Do You Have Sufficient Insurance Coverage? Driving a vehicle in today's society you are legally obligated to insure yourself in the event your actions cause harm to others. You also want to insure yourself against the other hazards posed to you on the roadway, i.e. underinsured drivers, drunk drivers, or drivers with no insurance at all. Let's say you, with your wife and two children, own a home, two cars, a boat, and a vacation home. You of course look to an insurance company to protect your assets. Either you contact an agent or you get on line to check boxes to create your own policy. Regardless of which route taken most people focus on how much is this coverage going to cost me a month and like other things in our lives, we tend to skimp to save a little. Problem is, the amount you're saving in no way justifies what your skimping on.

The family above decides to get a motor vehicle liability policy of 100/300, that is, $100,000 per person or $300,000 per incident. They feel $100,000 is adequate to protect their investments. What they don't understand is the cost of medical care; ambulance to the hospital, admitted for a couple of days, perhaps a surgery and medical costs can already exceed $100,000. A savvy lawyer may look at the family's assets and conclude the family is capable of contributing to that single limit policy of $100,000 so before they agree to settle the matter that attorney can compel that family to pay out of their own pocket.

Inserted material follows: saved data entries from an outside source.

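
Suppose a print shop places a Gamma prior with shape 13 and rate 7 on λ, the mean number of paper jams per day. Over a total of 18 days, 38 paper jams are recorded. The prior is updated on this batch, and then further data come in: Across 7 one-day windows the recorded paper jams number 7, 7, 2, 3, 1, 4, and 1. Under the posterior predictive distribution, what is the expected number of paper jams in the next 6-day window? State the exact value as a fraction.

Total count 38 over total exposure 18 days.
After the first batch: Gamma(13 + 38, 7 + 18) = Gamma(51, 25).
Total count: 7 + 7 + 2 + 3 + 1 + 4 + 1 = 25.
Total exposure: 7 days.
After the second batch: Gamma(51 + 25, 25 + 7) = Gamma(76, 32).
Predictive mean over a 6-day window = T·E[λ|data] = 6·76/32 = 57/4.

57/4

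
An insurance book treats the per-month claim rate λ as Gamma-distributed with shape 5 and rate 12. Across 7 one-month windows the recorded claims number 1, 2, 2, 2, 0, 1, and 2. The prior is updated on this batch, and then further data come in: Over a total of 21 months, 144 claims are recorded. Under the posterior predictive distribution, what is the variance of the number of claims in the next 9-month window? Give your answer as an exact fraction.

70119/1600

Total count: 1 + 2 + 2 + 2 + 0 + 1 + 2 = 10.
Total exposure: 7 months.
After the first batch: Gamma(5 + 10, 12 + 7) = Gamma(15, 19).
Total count 144 over total exposure 21 months.
After the second batch: Gamma(15 + 144, 19 + 21) = Gamma(159, 40).
The posterior predictive for a window of length T is Negative Binomial with variance T·α'·(β'+T)/β'² = 9·159·49/1600 = 70119/1600.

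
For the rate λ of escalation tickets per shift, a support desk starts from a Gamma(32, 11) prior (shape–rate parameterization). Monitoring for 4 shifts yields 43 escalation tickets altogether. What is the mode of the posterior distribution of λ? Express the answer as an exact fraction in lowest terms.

Total count 43 over total exposure 4 shifts.
Conjugate update: add total count to the shape and total exposure to the rate, giving Gamma(75, 15).
Posterior mode = (α'−1)/β' = 74/15.

74/15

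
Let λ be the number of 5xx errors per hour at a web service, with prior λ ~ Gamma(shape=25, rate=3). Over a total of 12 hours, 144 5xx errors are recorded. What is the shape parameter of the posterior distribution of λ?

Total count 144 over total exposure 12 hours.
Posterior: α' = 25 + 144 = 169, β' = 3 + 12 = 15.

169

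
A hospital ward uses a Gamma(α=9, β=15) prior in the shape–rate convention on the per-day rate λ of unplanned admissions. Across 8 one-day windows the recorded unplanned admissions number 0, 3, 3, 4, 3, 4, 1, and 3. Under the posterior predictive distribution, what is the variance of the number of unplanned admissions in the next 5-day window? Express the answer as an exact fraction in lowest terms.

Total count: 0 + 3 + 3 + 4 + 3 + 4 + 1 + 3 = 21.
Total exposure: 8 days.
By Gamma–Poisson conjugacy, the posterior is Gamma(α + Σx, β + Σt) = Gamma(9 + 21, 15 + 8) = Gamma(30, 23).
The posterior predictive for a window of length T is Negative Binomial with variance T·α'·(β'+T)/β'² = 5·30·28/529 = 4200/529.

4200/529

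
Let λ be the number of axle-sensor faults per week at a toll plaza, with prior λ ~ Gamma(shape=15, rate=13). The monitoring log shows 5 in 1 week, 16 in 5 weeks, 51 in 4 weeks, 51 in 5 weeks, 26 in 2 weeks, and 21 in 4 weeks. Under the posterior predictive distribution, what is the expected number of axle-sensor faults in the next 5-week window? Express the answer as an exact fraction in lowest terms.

Total count: 5 + 16 + 51 + 51 + 26 + 21 = 170.
Total exposure: 1 + 5 + 4 + 5 + 2 + 4 = 21 weeks.
Gamma(α, β) with Poisson data over total exposure Σt gives posterior Gamma(α+Σx, β+Σt) = Gamma(185, 34).
Predictive mean over a 5-week window = T·E[λ|data] = 5·185/34 = 925/34.

925/34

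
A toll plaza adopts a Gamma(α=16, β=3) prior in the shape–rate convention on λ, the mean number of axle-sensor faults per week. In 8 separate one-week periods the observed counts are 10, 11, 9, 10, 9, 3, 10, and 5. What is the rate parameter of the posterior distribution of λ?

11

Total count: 10 + 11 + 9 + 10 + 9 + 3 + 10 + 5 = 67.
Total exposure: 8 weeks.
The Gamma prior is conjugate for the Poisson rate, so λ | data ~ Gamma(16+67, 3+8) = Gamma(83, 11).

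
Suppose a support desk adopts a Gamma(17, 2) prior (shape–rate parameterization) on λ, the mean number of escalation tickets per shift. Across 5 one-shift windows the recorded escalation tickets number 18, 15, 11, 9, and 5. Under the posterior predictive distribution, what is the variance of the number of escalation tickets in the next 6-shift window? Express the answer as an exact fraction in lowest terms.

Total count: 18 + 15 + 11 + 9 + 5 = 58.
Total exposure: 5 shifts.
Gamma(α, β) with Poisson data over total exposure Σt gives posterior Gamma(α+Σx, β+Σt) = Gamma(75, 7).
The posterior predictive for a window of length T is Negative Binomial with variance T·α'·(β'+T)/β'² = 6·75·13/49 = 5850/49.

5850/49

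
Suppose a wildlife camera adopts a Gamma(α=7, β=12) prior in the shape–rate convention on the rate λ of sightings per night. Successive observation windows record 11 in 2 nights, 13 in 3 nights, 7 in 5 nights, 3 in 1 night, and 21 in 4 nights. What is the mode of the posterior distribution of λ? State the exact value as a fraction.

61/27

Total count: 11 + 13 + 7 + 3 + 21 = 55.
Total exposure: 2 + 3 + 5 + 1 + 4 = 15 nights.
The Gamma prior is conjugate for the Poisson rate, so λ | data ~ Gamma(7+55, 12+15) = Gamma(62, 27).
Posterior mode = (α'−1)/β' = 61/27.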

The cost difference on a policy of 100/300 and say 250/500 is so nominal there is no argument justifying not paying the additional amount to have the additional coverage. Furthermore, given the numerous policies our family needs a $1,000,000 umbrella policy makes sense. This umbrella would kick in to provide coverage for any claim that exceeded the policy on the car, boat, home. It costs in the ballpark of a couple hundred dollars a year to have.

Lastly, and this one gets me every time: the aforementioned family has a good liability policy of 100/300 but saved a few dollars by having 25/50 on their uninsured motorist's policy. This part of your motor vehicle policy is for you, to protect you against the uninsured and underinsured drivers. The family hurts themselves by not getting at least limits equal to the liability limits. When you want to insure yourself against other drivers on the road make sure you have good uninsured motorist's limits. If the time comes that you need to access that portion of the policy you will be glad you paid a little more to have high limits.

I carry a $500,000 flat limit for my two cars and have a $1,000,000 umbrella. The umbrella doubles and underinsured coverage as well so it costs a bit more, approximately $400 a year. Well worth it in the event the need arises.

Save money but don't save it when it comes to having sufficient insurance. I'm not the biggest fan of the insurance industry but when it comes to your own policy it can turn out to be your best friend.